60 Le présent recours doit, dès lors, être déclaré irrecevable, dans la seule mesure où il ne tend pas à assurer la protection des garanties procédurales reconnues aux requérants durant la procédure administrative. Il appartient au Tribunal de vérifier, au fond, si, comme le soutiennent les parties intervenantes, la décision attaquée méconnaît ces garanties.
Sur le bien-fondé du moyen tiré de la méconnaissance des droits procéduraux des requérants
61 Les parties intervenantes soutiennent que la Commission n'a pas assuré, au cours de la procédure administrative, le respect des droits conférés aux représentants reconnus des travailleurs des entreprises concernées par l'opération de concentration en cause, dans la mesure où elle ne les a pas informés en temps utile de cette opération.
62 Une telle thèse ne saurait être accueillie. En effet, le règlement n° 4064-89 se limite à consacrer, en son article 18, paragraphe 4, le droit desdits représentants à présenter leurs observations, à leur demande, devant la Commission. Il ne fait peser sur cette institution aucune obligation d'information à l'égard des représentants des travailleurs des entreprises concernées, relative à l'existence du projet de concentration qui lui a été notifié, comme dans la présente espèce, par l'entreprise acquérant le contrôle d'une autre entreprise. A cet égard, il y a lieu de rappeler que, en cas de transfert d'entreprise, d'établissement ou de partie d'établissement, l'information des représentants des travailleurs incombe, en vertu de l'article 6 de la directive 77-187, susmentionnée, au cédant et au cessionnaire, le premier étant, en particulier, tenu de communiquer aux représentants de ses travailleurs en temps utile avant la réalisation du transfert les informations concernant le motif du transfert, ses conséquences juridiques, économiques et sociales pour les travailleurs ainsi que les mesures envisagées à l'égard de ces derniers.
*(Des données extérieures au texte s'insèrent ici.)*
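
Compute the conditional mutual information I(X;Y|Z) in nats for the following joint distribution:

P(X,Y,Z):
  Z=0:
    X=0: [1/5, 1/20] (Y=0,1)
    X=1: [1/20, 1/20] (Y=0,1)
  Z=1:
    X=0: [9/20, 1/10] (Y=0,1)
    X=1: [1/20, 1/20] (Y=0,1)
0.0360 nats

Conditional mutual information: I(X;Y|Z) = H(X|Z) + H(Y|Z) - H(X,Y|Z)

H(Z) = 0.6474
H(X,Z) = 1.1359 → H(X|Z) = 0.4885
H(Y,Z) = 1.2080 → H(Y|Z) = 0.5605
H(X,Y,Z) = 1.6604 → H(X,Y|Z) = 1.0130

I(X;Y|Z) = 0.4885 + 0.5605 - 1.0130 = 0.0360 nats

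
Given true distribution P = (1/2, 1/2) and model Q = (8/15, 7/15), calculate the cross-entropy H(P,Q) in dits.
0.3020 dits

Cross-entropy: H(P,Q) = -Σ p(x) log q(x)

Alternatively: H(P,Q) = H(P) + D_KL(P||Q)
H(P) = 0.3010 dits
D_KL(P||Q) = 0.0010 dits

H(P,Q) = 0.3010 + 0.0010 = 0.3020 dits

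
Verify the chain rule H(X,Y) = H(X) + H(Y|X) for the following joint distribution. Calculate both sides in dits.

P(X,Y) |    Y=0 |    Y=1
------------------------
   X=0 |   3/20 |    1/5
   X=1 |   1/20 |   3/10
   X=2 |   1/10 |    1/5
H(X,Y) = 0.7251, H(X) = 0.4760, H(Y|X) = 0.2491 (all in dits)

Chain rule: H(X,Y) = H(X) + H(Y|X)

Left side — joint entropy directly:
H(X,Y) = -Σ p(x,y) log p(x,y) = 0.7251 dits

Right side — compute H(Y|X) from the conditional distributions:
P(X) = (7/20, 7/20, 3/10), so H(X) = 0.4760 dits
H(Y|X) = Σ_x P(X=x) · H(Y|X=x):
  P(Y|X=0) = (3/7, 4/7), H(Y|X=0) = 0.2966, weight P(X=0) = 7/20
  P(Y|X=1) = (1/7, 6/7), H(Y|X=1) = 0.1781, weight P(X=1) = 7/20
  P(Y|X=2) = (1/3, 2/3), H(Y|X=2) = 0.2764, weight P(X=2) = 3/10
H(Y|X) = 0.2491 dits

H(X) + H(Y|X) = 0.4760 + 0.2491 = 0.7251 dits

Both sides equal 0.7251 dits. ✓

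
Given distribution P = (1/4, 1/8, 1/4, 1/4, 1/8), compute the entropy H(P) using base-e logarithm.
1.5596 nats

Shannon entropy is H(X) = -Σ p(x) log p(x).

For P = (1/4, 1/8, 1/4, 1/4, 1/8):
H = -1/4 × log_e(1/4) -1/8 × log_e(1/8) -1/4 × log_e(1/4) -1/4 × log_e(1/4) -1/8 × log_e(1/8)
H = 1.5596 nats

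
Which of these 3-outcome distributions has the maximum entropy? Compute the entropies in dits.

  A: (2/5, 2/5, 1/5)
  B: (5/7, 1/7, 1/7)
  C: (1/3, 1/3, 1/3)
C

For a discrete distribution over n outcomes, entropy is maximized by the uniform distribution.

Computing entropies:
H(A) = 0.4581 dits
H(B) = 0.3458 dits
H(C) = 0.4771 dits

The uniform distribution (where all probabilities equal 1/3) achieves the maximum entropy of log_10(3) = 0.4771 dits.

Distribution C has the highest entropy.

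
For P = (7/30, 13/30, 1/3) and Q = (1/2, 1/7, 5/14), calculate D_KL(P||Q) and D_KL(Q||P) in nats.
D_KL(P||Q) = 0.2800, D_KL(Q||P) = 0.2472

KL divergence is not symmetric: D_KL(P||Q) ≠ D_KL(Q||P) in general.

D_KL(P||Q) = 0.2800 nats
D_KL(Q||P) = 0.2472 nats

No, they are not equal!

This asymmetry is why KL divergence is not a true distance metric.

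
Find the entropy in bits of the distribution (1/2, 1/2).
1.0000 bits

Shannon entropy is H(X) = -Σ p(x) log p(x).

For P = (1/2, 1/2):
H = -1/2 × log_2(1/2) -1/2 × log_2(1/2)
H = 1.0000 bits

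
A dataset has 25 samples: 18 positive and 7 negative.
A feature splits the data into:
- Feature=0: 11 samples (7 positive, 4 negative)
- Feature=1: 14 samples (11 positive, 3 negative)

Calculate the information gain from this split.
0.0196 bits

Information Gain = H(Y) - H(Y|Feature)

Before split:
P(positive) = 18/25 = 0.7200
H(Y) = 0.8555 bits

After split:
Feature=0: H = 0.9457 bits (weight = 11/25)
Feature=1: H = 0.7496 bits (weight = 14/25)
H(Y|Feature) = (11/25)×0.9457 + (14/25)×0.7496 = 0.8359 bits

Information Gain = 0.8555 - 0.8359 = 0.0196 bits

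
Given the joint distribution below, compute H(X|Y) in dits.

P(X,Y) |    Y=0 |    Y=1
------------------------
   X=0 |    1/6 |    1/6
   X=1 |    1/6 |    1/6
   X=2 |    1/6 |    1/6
0.4771 dits

Using the chain rule: H(X|Y) = H(X,Y) - H(Y)

First, compute H(X,Y) = 0.7782 dits

Marginal P(Y) = (1/2, 1/2)
H(Y) = 0.3010 dits

H(X|Y) = H(X,Y) - H(Y) = 0.7782 - 0.3010 = 0.4771 dits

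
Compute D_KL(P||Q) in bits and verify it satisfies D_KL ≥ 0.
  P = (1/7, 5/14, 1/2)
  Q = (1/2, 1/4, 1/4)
0.4256 bits

KL divergence satisfies the Gibbs inequality: D_KL(P||Q) ≥ 0 for all distributions P, Q.

D_KL(P||Q) = Σ p(x) log(p(x)/q(x))
Term by term:
  x=0: 1/7 × log_2[(1/7)/(1/2)] = -0.2582
  x=1: 5/14 × log_2[(5/14)/(1/4)] = 0.1838
  x=2: 1/2 × log_2[(1/2)/(1/4)] = 0.5000
D_KL(P||Q) = 0.4256 bits

D_KL(P||Q) = 0.4256 ≥ 0 ✓

This non-negativity is a fundamental property: relative entropy cannot be negative because it measures how different Q is from P.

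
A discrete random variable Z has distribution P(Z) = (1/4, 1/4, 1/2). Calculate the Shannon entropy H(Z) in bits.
1.5000 bits

Shannon entropy is H(X) = -Σ p(x) log p(x).

For P = (1/4, 1/4, 1/2):
H = -1/4 × log_2(1/4) -1/4 × log_2(1/4) -1/2 × log_2(1/2)
H = 1.5000 bits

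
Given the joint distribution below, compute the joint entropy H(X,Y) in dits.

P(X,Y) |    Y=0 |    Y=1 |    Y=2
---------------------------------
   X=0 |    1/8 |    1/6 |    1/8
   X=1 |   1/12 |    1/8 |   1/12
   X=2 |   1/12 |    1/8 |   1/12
0.9410 dits

Joint entropy is H(X,Y) = -Σ_{x,y} p(x,y) log p(x,y).

Summing over all non-zero entries:
H(X,Y) = -[1/8·log_10(1/8) + 1/6·log_10(1/6) + 1/8·log_10(1/8) + 1/12·log_10(1/12) + 1/8·log_10(1/8) + 1/12·log_10(1/12) + 1/12·log_10(1/12) + 1/8·log_10(1/8) + 1/12·log_10(1/12)]
H(X,Y) = 0.9410 dits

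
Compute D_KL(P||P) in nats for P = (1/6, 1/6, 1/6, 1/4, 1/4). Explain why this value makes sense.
0.0000 nats

KL divergence satisfies the Gibbs inequality: D_KL(P||Q) ≥ 0 for all distributions P, Q.

D_KL(P||Q) = Σ p(x) log(p(x)/q(x))
Each term is p(x) × log_e(p(x)/p(x)) = p(x) × log_e(1) = 0, so the sum is 0.
D_KL(P||Q) = 0.0000 nats

When P = Q, the KL divergence is exactly 0, as there is no 'divergence' between identical distributions.

This non-negativity is a fundamental property: relative entropy cannot be negative because it measures how different Q is from P.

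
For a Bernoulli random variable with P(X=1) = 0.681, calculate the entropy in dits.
0.2719 dits

The binary entropy function is:
H(p) = -p log(p) - (1-p) log(1-p)

H(0.681) = -0.681 × log_10(0.681) - 0.319 × log_10(0.319)
H(0.681) = 0.2719 dits

Note: Binary entropy is maximized at p=0.5 (H=1 bit) and minimized at p=0 or p=1 (H=0).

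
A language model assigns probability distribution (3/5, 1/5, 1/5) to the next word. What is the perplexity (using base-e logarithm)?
2.5864

Perplexity is e^H (or exp(H) for natural log).

First, H = -Σ p log p = 0.9503 nats
Perplexity = e^0.9503 = 2.5864

Interpretation: The model's uncertainty is equivalent to choosing uniformly among 2.6 options.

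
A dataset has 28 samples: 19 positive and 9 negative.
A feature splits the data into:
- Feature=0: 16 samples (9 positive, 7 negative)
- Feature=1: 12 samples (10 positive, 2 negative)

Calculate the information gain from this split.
0.0624 bits

Information Gain = H(Y) - H(Y|Feature)

Before split:
P(positive) = 19/28 = 0.6786
H(Y) = 0.9059 bits

After split:
Feature=0: H = 0.9887 bits (weight = 16/28)
Feature=1: H = 0.6500 bits (weight = 12/28)
H(Y|Feature) = (16/28)×0.9887 + (12/28)×0.6500 = 0.8436 bits

Information Gain = 0.9059 - 0.8436 = 0.0624 bits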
63 Il s'ensuit que, à supposer même que les représentants reconnus des travailleurs des entreprises concernées par l'opération de concentration en cause n'ont pas été informés en temps utile, cette carence ne saurait être imputée à la Commission. C'est, en effet, aux autorités nationales compétentes et aux juridictions nationales qu'il appartient de veiller au respect, par les entreprises, de leur obligation d'information des organismes représentatifs des salariés. Dans la présente espèce, il ne saurait, dès lors, être reproché à l'institution défenderesse d'avoir porté atteinte aux droits procéduraux des requérants.
64 Dans ces conditions, la décision ne saurait être viciée du fait de la prétendue tardiveté de l'information des parties requérantes. Le présent recours doit, dès lors, être rejeté comme non fondé, en ce qu'il tend au contrôle du respect des droits procéduraux des requérants.
Sur les dépens
65 Aux termes de l'article 87, paragraphe 2, du règlement de procédure, la partie qui succombe est condamnée aux dépens, s'il est conclu en ce sens. Toutefois, ce même article prévoit, en son paragraphe 3, que le Tribunal peut décider que chaque partie supportera ses propres dépens, pour des motifs exceptionnels.
66 S'agissant, dans la présente espèce, du premier recours formé par des organismes représentatifs des salariés des entreprises concernées par une opération de concentration, contre la décision de la Commission autorisant cette opération au titre du règlement n° 4064-89, il convient de condamner la Commission à supporter ses propres dépens.
Par ces motifs,
LE TRIBUNAL (deuxième chambre élargie),
déclare et arrête :
1) Le recours est rejeté.
2) Chacune des parties principales supportera ses propres dépens, y compris ceux afférents à la procédure de référé.
3) Les parties intervenantes supporteront leurs propres dépens.